Dois corações pulsando no mesmo ritmo, é o encontro desse algo mais semeado unicamente quando no horizonte surge um sentimento diferente, bom de sentir.

O adolescente receia gaguejar, tartamudear mesmo, quando se vir frente a frente com a menina linda. Se ele não souber o que falar no primeiro encontro, decerto a menina linda vai entender que ela é tão encantadora que o faz calar-se, a fitá-la como se estivesse ante um anjo."

Pois que, de repente, tudo aconteceu, a alegria acabou, o sorriso morreu, o prazer esmaeceu, os abraços esmoreceram, os beijos se tornaram nunca mais. Tudo, tudo se foi, esvaziando-me por inteiro a existência. Quando me vi no espelho, em lágrimas, trêmulo, estava só."

"Onde está o teu sorriso menina bonita, por onde eles se perderam nos caminhos da vida, em que esquina os largaste? Será que a desesperada imprevidência os tirou de ti? Ou terão sido as mágoas, as dores, os machucados oriundos dos sentimentos desencontrados? Encontre de volta esses sorrisos menina bonita, sem eles tu não és a mesma, não os tendo nos olhos transmites melancolia. Traga de volta os teus sorrisos menina bonita! Necessito tanto deles...e de você!"

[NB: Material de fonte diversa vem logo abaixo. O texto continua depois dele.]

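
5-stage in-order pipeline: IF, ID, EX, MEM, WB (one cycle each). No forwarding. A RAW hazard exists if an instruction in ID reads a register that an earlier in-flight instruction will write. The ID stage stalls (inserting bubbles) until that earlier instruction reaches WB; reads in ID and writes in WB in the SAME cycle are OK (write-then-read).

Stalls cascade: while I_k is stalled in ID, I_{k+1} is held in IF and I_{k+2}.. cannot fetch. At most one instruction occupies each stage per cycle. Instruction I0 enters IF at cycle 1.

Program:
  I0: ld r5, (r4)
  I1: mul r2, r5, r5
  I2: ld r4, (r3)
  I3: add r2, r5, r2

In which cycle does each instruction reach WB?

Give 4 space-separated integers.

Answer: 5 8 9 11

Derivation:
I0 ld r5 <- r4: IF@1 ID@2 stall=0 (-) EX@3 MEM@4 WB@5
I1 mul r2 <- r5,r5: IF@2 ID@3 stall=2 (RAW on I0.r5 (WB@5)) EX@6 MEM@7 WB@8
I2 ld r4 <- r3: IF@3 ID@6 stall=0 (-) EX@7 MEM@8 WB@9
I3 add r2 <- r5,r2: IF@6 ID@7 stall=1 (RAW on I1.r2 (WB@8)) EX@9 MEM@10 WB@11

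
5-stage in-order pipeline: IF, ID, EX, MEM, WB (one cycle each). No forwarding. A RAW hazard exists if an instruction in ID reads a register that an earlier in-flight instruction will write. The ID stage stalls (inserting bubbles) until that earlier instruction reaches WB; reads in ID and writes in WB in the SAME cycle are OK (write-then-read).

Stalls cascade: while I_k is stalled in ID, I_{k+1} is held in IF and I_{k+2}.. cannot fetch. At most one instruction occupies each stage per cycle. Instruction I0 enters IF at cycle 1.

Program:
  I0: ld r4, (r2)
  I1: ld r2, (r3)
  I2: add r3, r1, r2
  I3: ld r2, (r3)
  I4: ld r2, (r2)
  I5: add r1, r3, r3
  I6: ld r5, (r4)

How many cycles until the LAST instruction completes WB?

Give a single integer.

Answer: 17

Derivation:
I0 ld r4 <- r2: IF@1 ID@2 stall=0 (-) EX@3 MEM@4 WB@5
I1 ld r2 <- r3: IF@2 ID@3 stall=0 (-) EX@4 MEM@5 WB@6
I2 add r3 <- r1,r2: IF@3 ID@4 stall=2 (RAW on I1.r2 (WB@6)) EX@7 MEM@8 WB@9
I3 ld r2 <- r3: IF@4 ID@7 stall=2 (RAW on I2.r3 (WB@9)) EX@10 MEM@11 WB@12
I4 ld r2 <- r2: IF@7 ID@10 stall=2 (RAW on I3.r2 (WB@12)) EX@13 MEM@14 WB@15
I5 add r1 <- r3,r3: IF@10 ID@13 stall=0 (-) EX@14 MEM@15 WB@16
I6 ld r5 <- r4: IF@13 ID@14 stall=0 (-) EX@15 MEM@16 WB@17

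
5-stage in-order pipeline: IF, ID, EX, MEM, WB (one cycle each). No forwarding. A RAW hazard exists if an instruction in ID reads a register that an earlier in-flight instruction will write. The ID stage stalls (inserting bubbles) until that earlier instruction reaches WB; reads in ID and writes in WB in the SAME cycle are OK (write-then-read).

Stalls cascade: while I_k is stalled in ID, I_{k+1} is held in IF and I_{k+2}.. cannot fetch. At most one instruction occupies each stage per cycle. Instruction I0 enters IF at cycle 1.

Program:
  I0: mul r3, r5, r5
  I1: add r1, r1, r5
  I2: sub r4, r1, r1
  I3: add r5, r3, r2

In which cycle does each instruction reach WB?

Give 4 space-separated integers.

I0 mul r3 <- r5,r5: IF@1 ID@2 stall=0 (-) EX@3 MEM@4 WB@5
I1 add r1 <- r1,r5: IF@2 ID@3 stall=0 (-) EX@4 MEM@5 WB@6
I2 sub r4 <- r1,r1: IF@3 ID@4 stall=2 (RAW on I1.r1 (WB@6)) EX@7 MEM@8 WB@9
I3 add r5 <- r3,r2: IF@4 ID@7 stall=0 (-) EX@8 MEM@9 WB@10

Answer: 5 6 9 10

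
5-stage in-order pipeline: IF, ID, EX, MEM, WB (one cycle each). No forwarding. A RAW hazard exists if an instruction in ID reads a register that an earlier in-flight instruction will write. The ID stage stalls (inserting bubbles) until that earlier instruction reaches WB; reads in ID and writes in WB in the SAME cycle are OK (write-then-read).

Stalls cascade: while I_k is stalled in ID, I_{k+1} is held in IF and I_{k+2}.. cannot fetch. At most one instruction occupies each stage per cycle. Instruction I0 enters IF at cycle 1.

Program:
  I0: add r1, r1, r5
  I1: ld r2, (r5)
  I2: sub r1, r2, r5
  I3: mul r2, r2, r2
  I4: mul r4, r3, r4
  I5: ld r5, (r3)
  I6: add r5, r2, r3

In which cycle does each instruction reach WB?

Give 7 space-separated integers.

I0 add r1 <- r1,r5: IF@1 ID@2 stall=0 (-) EX@3 MEM@4 WB@5
I1 ld r2 <- r5: IF@2 ID@3 stall=0 (-) EX@4 MEM@5 WB@6
I2 sub r1 <- r2,r5: IF@3 ID@4 stall=2 (RAW on I1.r2 (WB@6)) EX@7 MEM@8 WB@9
I3 mul r2 <- r2,r2: IF@4 ID@7 stall=0 (-) EX@8 MEM@9 WB@10
I4 mul r4 <- r3,r4: IF@7 ID@8 stall=0 (-) EX@9 MEM@10 WB@11
I5 ld r5 <- r3: IF@8 ID@9 stall=0 (-) EX@10 MEM@11 WB@12
I6 add r5 <- r2,r3: IF@9 ID@10 stall=0 (-) EX@11 MEM@12 WB@13

Answer: 5 6 9 10 11 12 13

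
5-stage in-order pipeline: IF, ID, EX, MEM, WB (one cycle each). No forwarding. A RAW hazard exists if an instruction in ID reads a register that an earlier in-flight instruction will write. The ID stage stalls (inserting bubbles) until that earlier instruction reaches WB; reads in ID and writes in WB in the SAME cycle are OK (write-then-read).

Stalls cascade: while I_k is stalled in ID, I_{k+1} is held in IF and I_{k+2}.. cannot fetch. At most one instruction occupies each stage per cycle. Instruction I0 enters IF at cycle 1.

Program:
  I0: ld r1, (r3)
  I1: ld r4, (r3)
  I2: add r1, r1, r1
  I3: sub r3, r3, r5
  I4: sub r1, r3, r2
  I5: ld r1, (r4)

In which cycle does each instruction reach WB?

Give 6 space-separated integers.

I0 ld r1 <- r3: IF@1 ID@2 stall=0 (-) EX@3 MEM@4 WB@5
I1 ld r4 <- r3: IF@2 ID@3 stall=0 (-) EX@4 MEM@5 WB@6
I2 add r1 <- r1,r1: IF@3 ID@4 stall=1 (RAW on I0.r1 (WB@5)) EX@6 MEM@7 WB@8
I3 sub r3 <- r3,r5: IF@4 ID@6 stall=0 (-) EX@7 MEM@8 WB@9
I4 sub r1 <- r3,r2: IF@6 ID@7 stall=2 (RAW on I3.r3 (WB@9)) EX@10 MEM@11 WB@12
I5 ld r1 <- r4: IF@7 ID@10 stall=0 (-) EX@11 MEM@12 WB@13

Answer: 5 6 8 9 12 13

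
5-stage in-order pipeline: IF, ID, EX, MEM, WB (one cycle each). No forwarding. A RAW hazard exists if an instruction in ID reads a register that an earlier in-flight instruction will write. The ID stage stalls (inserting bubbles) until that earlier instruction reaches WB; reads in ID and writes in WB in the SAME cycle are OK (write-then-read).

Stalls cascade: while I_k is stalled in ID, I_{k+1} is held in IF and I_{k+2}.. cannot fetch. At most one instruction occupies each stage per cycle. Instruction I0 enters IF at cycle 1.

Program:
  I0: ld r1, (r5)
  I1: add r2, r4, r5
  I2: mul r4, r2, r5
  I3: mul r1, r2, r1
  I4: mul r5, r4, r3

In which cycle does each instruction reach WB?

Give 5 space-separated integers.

Answer: 5 6 9 10 12

Derivation:
I0 ld r1 <- r5: IF@1 ID@2 stall=0 (-) EX@3 MEM@4 WB@5
I1 add r2 <- r4,r5: IF@2 ID@3 stall=0 (-) EX@4 MEM@5 WB@6
I2 mul r4 <- r2,r5: IF@3 ID@4 stall=2 (RAW on I1.r2 (WB@6)) EX@7 MEM@8 WB@9
I3 mul r1 <- r2,r1: IF@4 ID@7 stall=0 (-) EX@8 MEM@9 WB@10
I4 mul r5 <- r4,r3: IF@7 ID@8 stall=1 (RAW on I2.r4 (WB@9)) EX@10 MEM@11 WB@12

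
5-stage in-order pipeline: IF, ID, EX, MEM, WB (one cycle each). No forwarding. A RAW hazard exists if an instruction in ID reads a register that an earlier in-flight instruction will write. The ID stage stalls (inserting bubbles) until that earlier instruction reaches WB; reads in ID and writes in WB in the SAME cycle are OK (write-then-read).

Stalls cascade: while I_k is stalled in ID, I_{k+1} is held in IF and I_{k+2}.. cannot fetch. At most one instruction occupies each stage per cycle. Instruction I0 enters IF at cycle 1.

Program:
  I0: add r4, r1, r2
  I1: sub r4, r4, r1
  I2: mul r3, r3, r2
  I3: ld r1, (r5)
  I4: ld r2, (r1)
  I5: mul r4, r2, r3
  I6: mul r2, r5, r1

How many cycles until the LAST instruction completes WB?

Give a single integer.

Answer: 17

Derivation:
I0 add r4 <- r1,r2: IF@1 ID@2 stall=0 (-) EX@3 MEM@4 WB@5
I1 sub r4 <- r4,r1: IF@2 ID@3 stall=2 (RAW on I0.r4 (WB@5)) EX@6 MEM@7 WB@8
I2 mul r3 <- r3,r2: IF@3 ID@6 stall=0 (-) EX@7 MEM@8 WB@9
I3 ld r1 <- r5: IF@6 ID@7 stall=0 (-) EX@8 MEM@9 WB@10
I4 ld r2 <- r1: IF@7 ID@8 stall=2 (RAW on I3.r1 (WB@10)) EX@11 MEM@12 WB@13
I5 mul r4 <- r2,r3: IF@8 ID@11 stall=2 (RAW on I4.r2 (WB@13)) EX@14 MEM@15 WB@16
I6 mul r2 <- r5,r1: IF@11 ID@14 stall=0 (-) EX@15 MEM@16 WB@17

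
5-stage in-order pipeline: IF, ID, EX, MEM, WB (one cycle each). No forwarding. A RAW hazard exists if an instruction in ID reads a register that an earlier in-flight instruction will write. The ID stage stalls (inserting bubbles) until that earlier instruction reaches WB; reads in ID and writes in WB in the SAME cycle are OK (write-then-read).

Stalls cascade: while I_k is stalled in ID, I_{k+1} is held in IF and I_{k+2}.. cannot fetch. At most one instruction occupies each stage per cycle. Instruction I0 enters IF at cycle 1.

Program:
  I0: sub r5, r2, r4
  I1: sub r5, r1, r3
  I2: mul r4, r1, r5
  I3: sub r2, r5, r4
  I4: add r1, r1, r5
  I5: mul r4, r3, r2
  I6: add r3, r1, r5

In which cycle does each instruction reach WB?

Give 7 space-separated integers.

Answer: 5 6 9 12 13 15 16

Derivation:
I0 sub r5 <- r2,r4: IF@1 ID@2 stall=0 (-) EX@3 MEM@4 WB@5
I1 sub r5 <- r1,r3: IF@2 ID@3 stall=0 (-) EX@4 MEM@5 WB@6
I2 mul r4 <- r1,r5: IF@3 ID@4 stall=2 (RAW on I1.r5 (WB@6)) EX@7 MEM@8 WB@9
I3 sub r2 <- r5,r4: IF@4 ID@7 stall=2 (RAW on I2.r4 (WB@9)) EX@10 MEM@11 WB@12
I4 add r1 <- r1,r5: IF@7 ID@10 stall=0 (-) EX@11 MEM@12 WB@13
I5 mul r4 <- r3,r2: IF@10 ID@11 stall=1 (RAW on I3.r2 (WB@12)) EX@13 MEM@14 WB@15
I6 add r3 <- r1,r5: IF@11 ID@13 stall=0 (-) EX@14 MEM@15 WB@16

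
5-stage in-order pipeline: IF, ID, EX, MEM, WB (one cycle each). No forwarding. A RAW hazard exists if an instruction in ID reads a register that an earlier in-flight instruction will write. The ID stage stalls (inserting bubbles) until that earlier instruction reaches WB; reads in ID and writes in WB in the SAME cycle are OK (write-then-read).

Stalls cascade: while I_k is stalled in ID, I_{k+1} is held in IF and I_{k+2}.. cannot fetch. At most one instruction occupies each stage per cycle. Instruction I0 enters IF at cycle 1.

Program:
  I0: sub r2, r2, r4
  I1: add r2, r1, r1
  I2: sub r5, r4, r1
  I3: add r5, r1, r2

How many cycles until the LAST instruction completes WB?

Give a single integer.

I0 sub r2 <- r2,r4: IF@1 ID@2 stall=0 (-) EX@3 MEM@4 WB@5
I1 add r2 <- r1,r1: IF@2 ID@3 stall=0 (-) EX@4 MEM@5 WB@6
I2 sub r5 <- r4,r1: IF@3 ID@4 stall=0 (-) EX@5 MEM@6 WB@7
I3 add r5 <- r1,r2: IF@4 ID@5 stall=1 (RAW on I1.r2 (WB@6)) EX@7 MEM@8 WB@9

Answer: 9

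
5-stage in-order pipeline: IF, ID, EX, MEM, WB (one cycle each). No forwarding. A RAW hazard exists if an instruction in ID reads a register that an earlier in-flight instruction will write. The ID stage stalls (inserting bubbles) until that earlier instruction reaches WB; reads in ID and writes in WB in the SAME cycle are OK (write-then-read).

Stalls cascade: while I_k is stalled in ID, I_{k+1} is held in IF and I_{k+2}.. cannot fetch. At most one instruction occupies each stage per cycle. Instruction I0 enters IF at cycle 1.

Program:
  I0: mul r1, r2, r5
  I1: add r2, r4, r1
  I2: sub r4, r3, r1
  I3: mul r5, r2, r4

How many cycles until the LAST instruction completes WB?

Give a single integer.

I0 mul r1 <- r2,r5: IF@1 ID@2 stall=0 (-) EX@3 MEM@4 WB@5
I1 add r2 <- r4,r1: IF@2 ID@3 stall=2 (RAW on I0.r1 (WB@5)) EX@6 MEM@7 WB@8
I2 sub r4 <- r3,r1: IF@3 ID@6 stall=0 (-) EX@7 MEM@8 WB@9
I3 mul r5 <- r2,r4: IF@6 ID@7 stall=2 (RAW on I2.r4 (WB@9)) EX@10 MEM@11 WB@12

Answer: 12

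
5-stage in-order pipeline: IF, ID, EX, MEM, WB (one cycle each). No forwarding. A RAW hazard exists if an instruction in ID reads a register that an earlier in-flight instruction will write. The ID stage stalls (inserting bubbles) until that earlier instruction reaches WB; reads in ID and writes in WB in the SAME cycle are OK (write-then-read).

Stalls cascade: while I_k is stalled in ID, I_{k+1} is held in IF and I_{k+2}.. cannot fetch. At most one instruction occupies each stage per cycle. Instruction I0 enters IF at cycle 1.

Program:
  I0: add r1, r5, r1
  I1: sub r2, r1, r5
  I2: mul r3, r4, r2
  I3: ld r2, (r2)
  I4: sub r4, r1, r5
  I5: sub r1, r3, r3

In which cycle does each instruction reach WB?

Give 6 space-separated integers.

Answer: 5 8 11 12 13 14

Derivation:
I0 add r1 <- r5,r1: IF@1 ID@2 stall=0 (-) EX@3 MEM@4 WB@5
I1 sub r2 <- r1,r5: IF@2 ID@3 stall=2 (RAW on I0.r1 (WB@5)) EX@6 MEM@7 WB@8
I2 mul r3 <- r4,r2: IF@3 ID@6 stall=2 (RAW on I1.r2 (WB@8)) EX@9 MEM@10 WB@11
I3 ld r2 <- r2: IF@6 ID@9 stall=0 (-) EX@10 MEM@11 WB@12
I4 sub r4 <- r1,r5: IF@9 ID@10 stall=0 (-) EX@11 MEM@12 WB@13
I5 sub r1 <- r3,r3: IF@10 ID@11 stall=0 (-) EX@12 MEM@13 WB@14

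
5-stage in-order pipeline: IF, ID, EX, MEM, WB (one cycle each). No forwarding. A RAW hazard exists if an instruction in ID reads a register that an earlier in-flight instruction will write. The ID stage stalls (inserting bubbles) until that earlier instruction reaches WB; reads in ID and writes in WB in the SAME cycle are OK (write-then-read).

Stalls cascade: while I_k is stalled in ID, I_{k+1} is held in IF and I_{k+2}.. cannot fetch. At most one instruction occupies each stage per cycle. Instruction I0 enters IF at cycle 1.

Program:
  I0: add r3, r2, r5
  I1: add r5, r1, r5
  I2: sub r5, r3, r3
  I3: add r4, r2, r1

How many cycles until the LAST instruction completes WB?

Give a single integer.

I0 add r3 <- r2,r5: IF@1 ID@2 stall=0 (-) EX@3 MEM@4 WB@5
I1 add r5 <- r1,r5: IF@2 ID@3 stall=0 (-) EX@4 MEM@5 WB@6
I2 sub r5 <- r3,r3: IF@3 ID@4 stall=1 (RAW on I0.r3 (WB@5)) EX@6 MEM@7 WB@8
I3 add r4 <- r2,r1: IF@4 ID@6 stall=0 (-) EX@7 MEM@8 WB@9

Answer: 9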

Pedem-me paciência os que me veem abatido, todos que nem enxugar minhas lágrimas sabem. E fazem isso com a maior calma e segurança, tranquilos como se tudo fosse tão fácil como eles imaginam. Dizem-me para que eu conheça a mim mesmo, para eu amar a mim próprio, mas na verdade eu nunca soube bem o que é isso realmente, nem como chegar a esse estágio de auto felicidade. De onde eles tiraram essa afirmação tão veemente, de que podemos ser felizes sozinhos? Chegam-me a dizer que eu olhe ao meu redor e encontre a paz de espírito mesmo na alcova da solidão. Eles pensam que é a coisa mais fácil do mundo conseguir isso, como se não soubessem a dificuldade de sair do labirinto de ser só.

"Pois em você enxerguei horizontes antes jamais vislumbrados por mim, vi que você é especial, diferente, única. E por uma mulher especial como você lutarei contra leões, enfrentarei touros bravios enfurecidos, batalharei contra quem se imiscuir entre nós ou tentar fazê-lo. Você é especial, de forma que com pérolas assim sonhamos nós, os homens."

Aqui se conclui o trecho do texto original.